Sometime later this year, Gay also plans to open an indoor basketball facility in Towson in conjunction with California-based fitness company PickUp USA. “Just another chance for kids to get off the streets,” he says. “That’s the biggest thing with the inner-city and Baltimore, we have to get people together and get kids together, doing something positive.”
He says all this while surrounded by the detritus of a typical youth summertime sporting event. There’s empty water bottles, candy wrappers, tournament results scribbled on a whiteboard in the hallway. Gay stands up and, man, he is tall. His phone’s buzzing.
“I am busy, I am tired, but it’s all good,” he says, then plays with his young kids for a few minutes, bopping them on the head with National Basketball Players Association-branded inflatable thundersticks, before heading off to Park School’s gym, the walls dotted by IAAM and MIAA championship banners, the type of stuff he wants everyone here to strive for.

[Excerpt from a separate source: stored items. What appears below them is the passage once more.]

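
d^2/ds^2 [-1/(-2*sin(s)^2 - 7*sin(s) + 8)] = (-16*sin(s)^4 - 42*sin(s)^3 - 89*sin(s)^2 + 28*sin(s) + 130)/(7*sin(s) - cos(2*s) - 7)^3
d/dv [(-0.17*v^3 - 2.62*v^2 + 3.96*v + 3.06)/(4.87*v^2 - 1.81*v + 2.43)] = (-0.8279*v^4 + 0.615400000000001*v^3 - 15.7823*v^2 - 42.5376*v + 15.1614)/(23.7169*v^4 - 17.6294*v^3 + 26.9443*v^2 - 8.7966*v + 5.9049)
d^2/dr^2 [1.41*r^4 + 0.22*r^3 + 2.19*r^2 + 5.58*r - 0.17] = 16.92*r^2 + 1.32*r + 4.38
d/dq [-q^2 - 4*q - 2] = -2*q - 4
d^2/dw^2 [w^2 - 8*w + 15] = 2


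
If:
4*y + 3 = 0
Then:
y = -3/4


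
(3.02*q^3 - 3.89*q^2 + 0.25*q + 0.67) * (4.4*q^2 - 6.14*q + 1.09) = 13.288*q^5 - 35.6588*q^4 + 28.2764*q^3 - 2.8271*q^2 - 3.8413*q + 0.7303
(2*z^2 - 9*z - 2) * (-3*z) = -6*z^3 + 27*z^2 + 6*z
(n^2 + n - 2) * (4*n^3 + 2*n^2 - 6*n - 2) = 4*n^5 + 6*n^4 - 12*n^3 - 12*n^2 + 10*n + 4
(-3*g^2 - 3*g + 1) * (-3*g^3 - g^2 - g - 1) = 9*g^5 + 12*g^4 + 3*g^3 + 5*g^2 + 2*g - 1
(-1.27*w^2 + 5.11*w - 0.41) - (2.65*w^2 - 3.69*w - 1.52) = -3.92*w^2 + 8.8*w + 1.11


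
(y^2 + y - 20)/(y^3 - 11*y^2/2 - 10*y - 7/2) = 2*(-y^2 - y + 20)/(-2*y^3 + 11*y^2 + 20*y + 7)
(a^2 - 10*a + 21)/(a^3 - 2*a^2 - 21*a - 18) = (-a^2 + 10*a - 21)/(-a^3 + 2*a^2 + 21*a + 18)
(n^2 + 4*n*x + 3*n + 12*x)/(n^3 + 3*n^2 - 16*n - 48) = (n + 4*x)/(n^2 - 16)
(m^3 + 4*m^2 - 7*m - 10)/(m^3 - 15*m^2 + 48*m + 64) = (m^2 + 3*m - 10)/(m^2 - 16*m + 64)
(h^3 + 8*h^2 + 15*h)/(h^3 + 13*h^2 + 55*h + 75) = h/(h + 5)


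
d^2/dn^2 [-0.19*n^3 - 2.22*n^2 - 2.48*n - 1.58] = -1.14*n - 4.44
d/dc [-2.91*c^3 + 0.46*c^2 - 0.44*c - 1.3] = -8.73*c^2 + 0.92*c - 0.44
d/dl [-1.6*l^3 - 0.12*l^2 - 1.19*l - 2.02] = -4.8*l^2 - 0.24*l - 1.19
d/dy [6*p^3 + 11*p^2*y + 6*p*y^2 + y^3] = 11*p^2 + 12*p*y + 3*y^2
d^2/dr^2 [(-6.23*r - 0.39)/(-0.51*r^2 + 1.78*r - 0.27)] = ((21.781 - 19.0638*r)*(0.51*r^2 - 1.78*r + 0.27) + (1.02*r - 1.78)*(2.04*r - 3.56)*(6.23*r + 0.39))/(0.51*r^2 - 1.78*r + 0.27)^3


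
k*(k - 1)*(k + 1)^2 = k^4 + k^3 - k^2 - k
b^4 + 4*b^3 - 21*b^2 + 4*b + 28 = (b - 2)^2*(b + 1)*(b + 7)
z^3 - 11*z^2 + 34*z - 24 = (z - 6)*(z - 4)*(z - 1)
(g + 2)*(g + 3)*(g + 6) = g^3 + 11*g^2 + 36*g + 36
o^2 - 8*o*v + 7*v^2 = (o - 7*v)*(o - v)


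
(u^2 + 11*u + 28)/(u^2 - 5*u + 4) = (u^2 + 11*u + 28)/(u^2 - 5*u + 4)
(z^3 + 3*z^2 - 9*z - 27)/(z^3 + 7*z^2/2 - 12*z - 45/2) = 2*(z^2 + 6*z + 9)/(2*z^2 + 13*z + 15)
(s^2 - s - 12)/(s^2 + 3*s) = (s - 4)/s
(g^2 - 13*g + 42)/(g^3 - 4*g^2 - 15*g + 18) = (g - 7)/(g^2 + 2*g - 3)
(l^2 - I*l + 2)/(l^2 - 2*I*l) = (l + I)/l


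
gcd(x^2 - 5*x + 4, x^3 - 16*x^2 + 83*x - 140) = x - 4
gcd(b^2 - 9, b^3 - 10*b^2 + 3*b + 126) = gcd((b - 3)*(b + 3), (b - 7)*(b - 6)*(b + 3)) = b + 3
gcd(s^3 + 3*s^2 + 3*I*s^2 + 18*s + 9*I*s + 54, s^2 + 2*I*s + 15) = s - 3*I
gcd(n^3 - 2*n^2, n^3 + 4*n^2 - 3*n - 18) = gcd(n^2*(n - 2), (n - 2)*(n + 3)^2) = n - 2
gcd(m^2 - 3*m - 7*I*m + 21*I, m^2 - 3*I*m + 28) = m - 7*I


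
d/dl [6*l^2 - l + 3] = 12*l - 1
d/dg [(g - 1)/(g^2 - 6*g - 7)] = (g^2 - 6*g - 2*(g - 3)*(g - 1) - 7)/(-g^2 + 6*g + 7)^2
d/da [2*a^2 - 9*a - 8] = 4*a - 9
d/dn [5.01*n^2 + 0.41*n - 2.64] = 10.02*n + 0.41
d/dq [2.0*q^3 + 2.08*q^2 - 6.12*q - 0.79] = 6.0*q^2 + 4.16*q - 6.12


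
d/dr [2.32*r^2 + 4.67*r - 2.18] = 4.64*r + 4.67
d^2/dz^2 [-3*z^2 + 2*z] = -6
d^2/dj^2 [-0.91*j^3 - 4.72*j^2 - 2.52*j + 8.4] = -5.46*j - 9.44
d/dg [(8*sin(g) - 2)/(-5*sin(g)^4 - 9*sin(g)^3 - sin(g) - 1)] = 2*(60*sin(g)^4 + 52*sin(g)^3 - 27*sin(g)^2 - 5)*cos(g)/(5*sin(g)^4 + 9*sin(g)^3 + sin(g) + 1)^2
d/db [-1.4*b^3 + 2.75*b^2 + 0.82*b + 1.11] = -4.2*b^2 + 5.5*b + 0.82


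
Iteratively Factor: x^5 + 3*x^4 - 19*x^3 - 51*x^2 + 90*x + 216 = (x - 3)*(x^4 + 6*x^3 - x^2 - 54*x - 72) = (x - 3)^2*(x^3 + 9*x^2 + 26*x + 24) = (x - 3)^2*(x + 3)*(x^2 + 6*x + 8) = (x - 3)^2*(x + 2)*(x + 3)*(x + 4)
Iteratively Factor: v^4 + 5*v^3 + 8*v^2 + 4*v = (v + 2)*(v^3 + 3*v^2 + 2*v) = (v + 1)*(v + 2)*(v^2 + 2*v) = v*(v + 1)*(v + 2)*(v + 2)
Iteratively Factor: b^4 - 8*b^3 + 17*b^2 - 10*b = (b - 1)*(b^3 - 7*b^2 + 10*b) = (b - 2)*(b - 1)*(b^2 - 5*b) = (b - 5)*(b - 2)*(b - 1)*(b)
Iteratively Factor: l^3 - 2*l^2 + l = (l - 1)*(l^2 - l) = (l - 1)^2*(l)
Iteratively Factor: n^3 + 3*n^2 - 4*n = (n)*(n^2 + 3*n - 4) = n*(n + 4)*(n - 1)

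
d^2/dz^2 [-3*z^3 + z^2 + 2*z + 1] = 2 - 18*z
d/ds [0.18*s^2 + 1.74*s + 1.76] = 0.36*s + 1.74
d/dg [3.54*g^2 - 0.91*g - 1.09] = 7.08*g - 0.91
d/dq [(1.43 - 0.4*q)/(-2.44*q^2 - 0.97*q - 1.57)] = (-0.976*q^2 + 6.9784*q + 2.0151)/(5.9536*q^4 + 4.7336*q^3 + 8.6025*q^2 + 3.0458*q + 2.4649)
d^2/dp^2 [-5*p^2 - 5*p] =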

At one point, Outlaw, from Owings Mills and probably the top player on Orange Life, drove inside the free-throw line, sneakers squeaking on the glossy hardwood, and soared to the basket for a dunk. The kid looked over into the stands to see if maybe Gay was watching. He was. “Oooooh!” the old pro had said in response to the play, impressed, inspired, and content. That’s what it’s all about.